The engine is a two-cylinder, four-cycle, air cooled, over-head-valve, V-type engine. It has three major component assemblies: cylinder, crankcase and gearcase.

Cylinder assemblies include cylinder head, valves, rocker arms and piston. Cylinders mount on the engine crankcase in a 45 degree "V," with both connecting rods connected to a single crank pin.

The reciprocating, linear motion of the piston in the cylinder is converted to circular motion in the crankcase. The built-up crankshaft consists of an off-center crank pin interposed between two counterweighted flywheels which rotate on two end shafts (pinion and sprocket shafts) supported by antifriction roller bearings. The lower end of the rear cylinder connecting rod is forked to fit around the single-end front cylinder connecting rod, allowing a single connecting rod-crankpin connection to the flywheel.

Flywheel rotation is clockwise (viewing engine from right side). Using the front cylinder firing position as a starting point, the rear cylinder fires at 315 degrees rotation (360 degrees minus the 45 degrees between cylinders). The front fires in an additional 405 degrees (360 degrees plus the 45 degrees between cylinders), completing the 720 degrees of flywheel rotation necessary for the four piston strokes.

The gearcase is located on the right side of the crankcase and houses a gear train which operates and times the valves and crankcase breather. The rotary crankcase breather valve is located between crankcase and gearcase compartments and functions to relieve crankcase pressure caused by downstroke of pistons, and controls the flow of oil in the lubrication system.

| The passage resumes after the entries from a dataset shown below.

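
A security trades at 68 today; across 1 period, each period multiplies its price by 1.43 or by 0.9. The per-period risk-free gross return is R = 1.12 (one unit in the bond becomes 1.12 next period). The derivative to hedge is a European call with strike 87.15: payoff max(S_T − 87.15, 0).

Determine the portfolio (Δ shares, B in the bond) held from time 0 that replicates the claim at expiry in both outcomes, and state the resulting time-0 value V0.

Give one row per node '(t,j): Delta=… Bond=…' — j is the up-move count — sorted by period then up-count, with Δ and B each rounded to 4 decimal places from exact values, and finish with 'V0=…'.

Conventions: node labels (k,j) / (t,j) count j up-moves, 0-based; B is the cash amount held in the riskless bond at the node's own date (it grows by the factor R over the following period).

(0,0): Delta=0.2800 Bond=-15.2982
V0=3.7396

The replicating-portfolio and risk-neutral prices coincide; use p* = (1.12−0.9)/(1.43−0.9) = 0.4151 for the latter.
At maturity the claim pays: V(1,0)=0.0000, V(1,1)=10.0900
  t=0,j=0: stock 68.0000 → up 97.2400 (V=10.0900), down 61.2000 (V=0.0000). Price 3.7396; hedge Δ=0.2800, bond B=-15.2982.
Verification: the root portfolio costs Δ(0,0)·S0 + B(0,0) = 3.7396, matching V0.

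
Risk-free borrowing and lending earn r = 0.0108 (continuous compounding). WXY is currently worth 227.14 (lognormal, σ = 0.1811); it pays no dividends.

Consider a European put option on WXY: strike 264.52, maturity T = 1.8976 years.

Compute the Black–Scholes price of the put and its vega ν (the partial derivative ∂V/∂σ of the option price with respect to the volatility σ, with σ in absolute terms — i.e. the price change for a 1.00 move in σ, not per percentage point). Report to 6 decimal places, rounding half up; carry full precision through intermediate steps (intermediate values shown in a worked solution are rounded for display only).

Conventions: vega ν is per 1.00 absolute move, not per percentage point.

price = 43.415614
ν = 115.053022

σ√T = 0.1811·√1.8976 = 0.249471
d₁ = (ln(S/K) + (r+σ²/2)T) / (σ√T) = (ln(227.14/264.52) + (0.0108+0.1811²/2)·1.8976) / 0.249471 = (-0.152350 + 0.051612) / 0.249471 = -0.403807
d₂ = d₁ − σ√T = -0.403807 − 0.249471 = -0.653278
e^{−rT} = 0.979714
N(−d₁) = 0.656823,  N(−d₂) = 0.743211
Put price V = K·e^{−rT}·N(−d₂) − S·N(−d₁) = 192.606290 − 149.190676 = 43.415614
φ(d₁) = (1/√(2π))·e^{−d₁²/2} = 0.367707
ν = S·φ(d₁)·√T = 115.053022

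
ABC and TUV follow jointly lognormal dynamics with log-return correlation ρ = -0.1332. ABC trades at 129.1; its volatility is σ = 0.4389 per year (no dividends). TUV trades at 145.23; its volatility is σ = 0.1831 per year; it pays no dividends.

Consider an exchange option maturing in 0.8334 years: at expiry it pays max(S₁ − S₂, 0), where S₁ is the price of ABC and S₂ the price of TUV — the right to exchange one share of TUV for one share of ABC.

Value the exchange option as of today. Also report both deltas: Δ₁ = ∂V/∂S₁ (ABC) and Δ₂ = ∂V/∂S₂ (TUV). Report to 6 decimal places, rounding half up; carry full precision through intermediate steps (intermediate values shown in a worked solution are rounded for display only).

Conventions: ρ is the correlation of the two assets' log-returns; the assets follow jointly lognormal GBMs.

exchange price = 17.386666
Δ1 = 0.487206
Δ2 = -0.313376

σ_eff = √(σ₁² + σ₂² − 2ρσ₁σ₂) = √(0.4389² + 0.1831² − 2·-0.1332·0.4389·0.1831) = 0.497561
d₁ = (ln(S₁/S₂) + (q₂ − q₁ + σ_eff²/2)T) / (σ_eff√T) = (ln(129.1/145.23) + (0.0 − 0.0 + 0.123784)·0.8334) / 0.454228 = -0.032077
d₂ = d₁ − σ_eff√T = -0.032077 − 0.454228 = -0.486304
N(d₁) = 0.487206,  N(d₂) = 0.313376
V = S₁·e^{−q₁T}·N(d₁) − S₂·e^{−q₂T}·N(d₂) = 62.898230 − 45.511565 = 17.386666
Key observation: r never enters — measured in units of TUV, the claim is a call on S₁/S₂ struck at 1, so only the dividend yields and σ_eff matter.
Δ₁ = e^{−q₁T}·N(d₁) = 0.487206;  Δ₂ = −e^{−q₂T}·N(d₂) = -0.313376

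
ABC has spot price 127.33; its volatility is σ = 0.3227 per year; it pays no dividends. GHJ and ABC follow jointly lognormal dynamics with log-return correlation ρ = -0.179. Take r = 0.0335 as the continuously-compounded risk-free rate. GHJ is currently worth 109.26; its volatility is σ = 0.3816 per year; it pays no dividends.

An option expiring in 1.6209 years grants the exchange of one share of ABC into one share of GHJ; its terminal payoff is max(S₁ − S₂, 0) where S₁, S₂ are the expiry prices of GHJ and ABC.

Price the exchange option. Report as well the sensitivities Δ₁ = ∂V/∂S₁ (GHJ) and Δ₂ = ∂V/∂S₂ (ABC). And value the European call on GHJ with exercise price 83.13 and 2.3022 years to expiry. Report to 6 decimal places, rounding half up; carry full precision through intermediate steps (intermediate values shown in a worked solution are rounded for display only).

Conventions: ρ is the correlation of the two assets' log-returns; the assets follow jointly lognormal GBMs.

exchange price = 23.649117
Δ1 = 0.549063
Δ2 = -0.285412
price(GHJ call K=83.13) = 40.981195

σ_eff = √(σ₁² + σ₂² − 2ρσ₁σ₂) = √(0.3816² + 0.3227² − 2·-0.179·0.3816·0.3227) = 0.542069
d₁ = (ln(S₁/S₂) + (q₂ − q₁ + σ_eff²/2)T) / (σ_eff√T) = (ln(109.26/127.33) + (0.0 − 0.0 + 0.146919)·1.6209) / 0.690133 = 0.123295
d₂ = d₁ − σ_eff√T = 0.123295 − 0.690133 = -0.566838
N(d₁) = 0.549063,  N(d₂) = 0.285412
V = S₁·e^{−q₁T}·N(d₁) − S₂·e^{−q₂T}·N(d₂) = 59.990648 − 36.341531 = 23.649117
Δ₁ = e^{−q₁T}·N(d₁) = 0.549063;  Δ₂ = −e^{−q₂T}·N(d₂) = -0.285412
[vanilla: GHJ call K=83.13]
σ√T = 0.3816·√2.3022 = 0.579002
d₁ = (ln(S/K) + (r+σ²/2)T) / (σ√T) = (ln(109.26/83.13) + (0.0335+0.3816²/2)·2.3022) / 0.579002 = (0.273325 + 0.244745) / 0.579002 = 0.894764
d₂ = d₁ − σ√T = 0.894764 − 0.579002 = 0.315762
e^{−rT} = 0.925775
N(d₁) = 0.814543,  N(d₂) = 0.623909
price = S·N(d₁) − K·e^{−rT}·N(d₂) = 88.997009 − 48.015813 = 40.981195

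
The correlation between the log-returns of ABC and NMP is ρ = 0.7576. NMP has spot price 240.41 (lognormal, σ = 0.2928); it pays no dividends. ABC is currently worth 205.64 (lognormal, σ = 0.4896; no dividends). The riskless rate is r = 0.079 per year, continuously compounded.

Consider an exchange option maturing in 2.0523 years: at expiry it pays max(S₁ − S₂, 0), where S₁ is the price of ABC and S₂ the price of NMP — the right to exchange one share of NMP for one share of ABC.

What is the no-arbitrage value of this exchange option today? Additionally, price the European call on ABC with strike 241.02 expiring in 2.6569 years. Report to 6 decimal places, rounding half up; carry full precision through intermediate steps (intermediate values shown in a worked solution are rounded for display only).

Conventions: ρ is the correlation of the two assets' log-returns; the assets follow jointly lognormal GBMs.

σ_eff = √(σ₁² + σ₂² − 2ρσ₁σ₂) = √(0.4896² + 0.2928² − 2·0.7576·0.4896·0.2928) = 0.328981
d₁ = (ln(S₁/S₂) + (q₂ − q₁ + σ_eff²/2)T) / (σ_eff√T) = (ln(205.64/240.41) + (0.0 − 0.0 + 0.054114)·2.0523) / 0.471294 = -0.095821
d₂ = d₁ − σ_eff√T = -0.095821 − 0.471294 = -0.567115
N(d₁) = 0.461831,  N(d₂) = 0.285318
V = S₁·e^{−q₁T}·N(d₁) − S₂·e^{−q₂T}·N(d₂) = 94.970997 − 68.593327 = 26.377670
[vanilla: ABC call K=241.02]
σ√T = 0.4896·√2.6569 = 0.798048
d₁ = (ln(S/K) + (r+σ²/2)T) / (σ√T) = (ln(205.64/241.02) + (0.079+0.4896²/2)·2.6569) / 0.798048 = (-0.158753 + 0.528335) / 0.798048 = 0.463108
d₂ = d₁ − σ√T = 0.463108 − 0.798048 = -0.334940
e^{−rT} = 0.810669
N(d₁) = 0.678357,  N(d₂) = 0.368835
price = S·N(d₁) − K·e^{−rT}·N(d₂) = 139.497248 − 72.065799 = 67.431449

exchange price = 26.377670
price(ABC call K=241.02) = 67.431449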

A single camshaft with four cam lobes is gear driven. The engine valves are opened and closed through the mechanical linkage of tappets, push rods and rocker arms. Tappets serve to transmit the cam action to the valve linkage. Hydraulic lifters installed in the tappets automatically compensate for heat expansion to maintain a no-lash fit of parts. Valve and breather timing are obtained by meshing gearcase gears with timing marks aligned.

Ignition spark is produced by operation of circuit breaker, ignition coil and spark plugs. The breaking of circuit breaker points by a cam on the camshaft determines the spark timing.

Ignition spark is produced through operation of a single set of circuit breaker points by a double-lobe cam on the circuit breaker shaft. The narrow lobe times the front cylinder. The wide lobe times the rear cylinder. Both spark plugs fire each crankshaft revolution. However, the spark in one cylinder occurs ineffectually during its exhaust stroke.

Most other engine components function similar to usual internal combustion engine design. For further description of part function, see pertinent manual sections.